Derzeit wird unser aktuelles Projekt »KI/iIoT-basiertes Performance- Management in der Produktion im Stahlmarkt« gefördert. Unterstützt durch den Einsatz Künstlicher Intelligenz messen wir die Performance von Maschinen unter Einbeziehung des gesamten Maschinenumfelds und bilden sie übersichtlich ab. Aus den Ergebnissen lassen sich passende unternehmensspezifische Entscheidungen ableiten. Das übergeordnete Ziel des Vorhabens ist der effiziente, ökologische und wirtschaftliche Einsatz von Ressourcen in den Unternehmen der Stahlbearbeitung und Stahlverarbeitung. 

stahlmarkt: Eine abschließende Frage: Wann werden die ersten Stahlhändler die Planung und Steuerung ihrer Anarbeitung mithilfe Künstlicher Intelligenz aus dem Hause KALTENBACH.SOLUTIONS optimieren?

Das wird im ersten Quartal 2022 soweit sein.
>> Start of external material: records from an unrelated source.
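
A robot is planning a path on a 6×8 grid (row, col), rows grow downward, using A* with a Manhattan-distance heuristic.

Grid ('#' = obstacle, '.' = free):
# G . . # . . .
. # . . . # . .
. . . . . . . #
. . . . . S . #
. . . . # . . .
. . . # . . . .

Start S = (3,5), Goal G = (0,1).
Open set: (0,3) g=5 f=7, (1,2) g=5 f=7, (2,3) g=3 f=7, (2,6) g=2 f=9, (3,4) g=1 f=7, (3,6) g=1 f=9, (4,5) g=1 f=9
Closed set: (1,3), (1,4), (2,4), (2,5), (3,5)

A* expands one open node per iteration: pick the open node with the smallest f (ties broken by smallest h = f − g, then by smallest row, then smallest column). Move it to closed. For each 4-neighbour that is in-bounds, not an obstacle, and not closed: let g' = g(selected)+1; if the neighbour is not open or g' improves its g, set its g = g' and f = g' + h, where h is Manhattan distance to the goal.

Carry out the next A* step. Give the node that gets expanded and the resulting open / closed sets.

step 1: expand (0,3) (f=7, h=2) → closed; open now [(0,2) g=6 f=7, (1,2) g=5 f=7, (2,3) g=3 f=7, (2,6) g=2 f=9, (3,4) g=1 f=7, (3,6) g=1 f=9, (4,5) g=1 f=9]

expanded=(0,3); open=[(0,2) g=6 f=7, (1,2) g=5 f=7, (2,3) g=3 f=7, (2,6) g=2 f=9, (3,4) g=1 f=7, (3,6) g=1 f=9, (4,5) g=1 f=9]; closed=[(0,3), (1,3), (1,4), (2,4), (2,5), (3,5)]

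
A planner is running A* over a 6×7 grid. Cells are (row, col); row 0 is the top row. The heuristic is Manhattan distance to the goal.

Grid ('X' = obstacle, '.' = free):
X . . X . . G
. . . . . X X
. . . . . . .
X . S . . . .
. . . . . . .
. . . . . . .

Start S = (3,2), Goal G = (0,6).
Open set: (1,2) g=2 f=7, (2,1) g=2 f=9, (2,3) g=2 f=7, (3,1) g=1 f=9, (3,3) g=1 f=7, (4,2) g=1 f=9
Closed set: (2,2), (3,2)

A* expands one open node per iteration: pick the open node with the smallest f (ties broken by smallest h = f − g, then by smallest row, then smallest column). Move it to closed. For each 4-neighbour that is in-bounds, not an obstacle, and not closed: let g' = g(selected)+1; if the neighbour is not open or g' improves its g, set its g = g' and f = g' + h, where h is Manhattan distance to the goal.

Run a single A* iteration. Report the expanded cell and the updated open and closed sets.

step 1: expand (1,2) (f=7, h=5) → closed; open now [(0,2) g=3 f=7, (1,1) g=3 f=9, (1,3) g=3 f=7, (2,1) g=2 f=9, (2,3) g=2 f=7, (3,1) g=1 f=9, (3,3) g=1 f=7, (4,2) g=1 f=9]

expanded=(1,2); open=[(0,2) g=3 f=7, (1,1) g=3 f=9, (1,3) g=3 f=7, (2,1) g=2 f=9, (2,3) g=2 f=7, (3,1) g=1 f=9, (3,3) g=1 f=7, (4,2) g=1 f=9]; closed=[(1,2), (2,2), (3,2)]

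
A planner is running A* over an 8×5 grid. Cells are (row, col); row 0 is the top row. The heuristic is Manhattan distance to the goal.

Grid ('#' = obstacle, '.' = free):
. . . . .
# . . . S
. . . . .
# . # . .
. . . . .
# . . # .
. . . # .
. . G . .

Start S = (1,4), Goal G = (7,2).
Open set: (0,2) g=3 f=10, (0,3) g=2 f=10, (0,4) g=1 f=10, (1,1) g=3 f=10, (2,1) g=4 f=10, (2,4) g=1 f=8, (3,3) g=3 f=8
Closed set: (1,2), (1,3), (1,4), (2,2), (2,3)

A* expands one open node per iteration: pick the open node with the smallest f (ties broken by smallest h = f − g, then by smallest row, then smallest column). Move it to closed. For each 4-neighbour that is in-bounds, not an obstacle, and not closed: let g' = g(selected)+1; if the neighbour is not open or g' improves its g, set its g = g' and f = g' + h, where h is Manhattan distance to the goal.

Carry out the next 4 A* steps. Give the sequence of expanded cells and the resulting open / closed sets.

step 1: expand (3,3) (f=8, h=5) → closed; open now [(0,2) g=3 f=10, (0,3) g=2 f=10, (0,4) g=1 f=10, (1,1) g=3 f=10, (2,1) g=4 f=10, (2,4) g=1 f=8, (3,4) g=4 f=10, (4,3) g=4 f=8]
step 2: expand (4,3) (f=8, h=4) → closed; open now [(0,2) g=3 f=10, (0,3) g=2 f=10, (0,4) g=1 f=10, (1,1) g=3 f=10, (2,1) g=4 f=10, (2,4) g=1 f=8, (3,4) g=4 f=10, (4,2) g=5 f=8, (4,4) g=5 f=10]
step 3: expand (4,2) (f=8, h=3) → closed; open now [(0,2) g=3 f=10, (0,3) g=2 f=10, (0,4) g=1 f=10, (1,1) g=3 f=10, (2,1) g=4 f=10, (2,4) g=1 f=8, (3,4) g=4 f=10, (4,1) g=6 f=10, (4,4) g=5 f=10, (5,2) g=6 f=8]
step 4: expand (5,2) (f=8, h=2) → closed; open now [(0,2) g=3 f=10, (0,3) g=2 f=10, (0,4) g=1 f=10, (1,1) g=3 f=10, (2,1) g=4 f=10, (2,4) g=1 f=8, (3,4) g=4 f=10, (4,1) g=6 f=10, (4,4) g=5 f=10, (5,1) g=7 f=10, (6,2) g=7 f=8]

order=[(3,3) → (4,3) → (4,2) → (5,2)]; open=[(0,2) g=3 f=10, (0,3) g=2 f=10, (0,4) g=1 f=10, (1,1) g=3 f=10, (2,1) g=4 f=10, (2,4) g=1 f=8, (3,4) g=4 f=10, (4,1) g=6 f=10, (4,4) g=5 f=10, (5,1) g=7 f=10, (6,2) g=7 f=8]; closed=[(1,2), (1,3), (1,4), (2,2), (2,3), (3,3), (4,2), (4,3), (5,2)]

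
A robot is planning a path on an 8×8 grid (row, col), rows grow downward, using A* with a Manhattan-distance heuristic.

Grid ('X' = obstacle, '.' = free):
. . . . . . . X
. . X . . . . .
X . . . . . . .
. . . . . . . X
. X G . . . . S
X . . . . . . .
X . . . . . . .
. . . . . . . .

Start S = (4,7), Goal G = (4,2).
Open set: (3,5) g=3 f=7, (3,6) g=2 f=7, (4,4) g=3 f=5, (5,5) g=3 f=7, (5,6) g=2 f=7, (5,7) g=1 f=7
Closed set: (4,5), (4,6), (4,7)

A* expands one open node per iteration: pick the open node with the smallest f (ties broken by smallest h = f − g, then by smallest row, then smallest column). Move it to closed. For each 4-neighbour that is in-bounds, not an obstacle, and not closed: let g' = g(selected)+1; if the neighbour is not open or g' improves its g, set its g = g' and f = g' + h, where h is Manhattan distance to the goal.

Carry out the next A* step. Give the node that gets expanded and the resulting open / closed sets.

step 1: expand (4,4) (f=5, h=2) → closed; open now [(3,4) g=4 f=7, (3,5) g=3 f=7, (3,6) g=2 f=7, (4,3) g=4 f=5, (5,4) g=4 f=7, (5,5) g=3 f=7, (5,6) g=2 f=7, (5,7) g=1 f=7]

expanded=(4,4); open=[(3,4) g=4 f=7, (3,5) g=3 f=7, (3,6) g=2 f=7, (4,3) g=4 f=5, (5,4) g=4 f=7, (5,5) g=3 f=7, (5,6) g=2 f=7, (5,7) g=1 f=7]; closed=[(4,4), (4,5), (4,6), (4,7)]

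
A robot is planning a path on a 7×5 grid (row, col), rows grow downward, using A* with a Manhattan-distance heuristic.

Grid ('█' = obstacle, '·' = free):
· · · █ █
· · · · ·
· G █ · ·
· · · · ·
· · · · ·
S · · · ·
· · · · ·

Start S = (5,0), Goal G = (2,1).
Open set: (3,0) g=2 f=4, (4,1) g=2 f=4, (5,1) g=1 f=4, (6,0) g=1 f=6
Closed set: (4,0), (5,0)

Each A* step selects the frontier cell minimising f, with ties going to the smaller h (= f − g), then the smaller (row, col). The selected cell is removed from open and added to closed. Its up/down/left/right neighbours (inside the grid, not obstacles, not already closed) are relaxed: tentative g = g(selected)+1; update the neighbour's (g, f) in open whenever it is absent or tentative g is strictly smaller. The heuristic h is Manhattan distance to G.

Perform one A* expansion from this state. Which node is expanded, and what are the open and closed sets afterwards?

step 1: expand (3,0) (f=4, h=2) → closed; open now [(2,0) g=3 f=4, (3,1) g=3 f=4, (4,1) g=2 f=4, (5,1) g=1 f=4, (6,0) g=1 f=6]

expanded=(3,0); open=[(2,0) g=3 f=4, (3,1) g=3 f=4, (4,1) g=2 f=4, (5,1) g=1 f=4, (6,0) g=1 f=6]; closed=[(3,0), (4,0), (5,0)]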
Wir rechnen damit, maschinenspezifische Prozess- und Rüstzeitkataloge zum Einsatz zu bringen, die durch den Einsatz Künstlicher Intelligenz auf der Basis von Messdaten erzeugt wurden. Momentan arbeiten wir mit Hochdruck an neuen Softwaremodulen und den dafür benötigten Benutzeroberflächen und Schnittstellen. Parallel sammeln wir bei ausgewählten Kunden relevante Daten in großem Umfang. Damit füttern wir die Künstliche Intelligenz und schaffen so ein spezifisches Abbild der Abarbeitung in den Unternehmen. Neben den Algorithmen sind qualitativ hochwertige Daten in ausreichender Menge ein wichtiger Schlüssel zum Erfolg für die Anwender.

stahlmarkt: Vielen Dank für das Interview.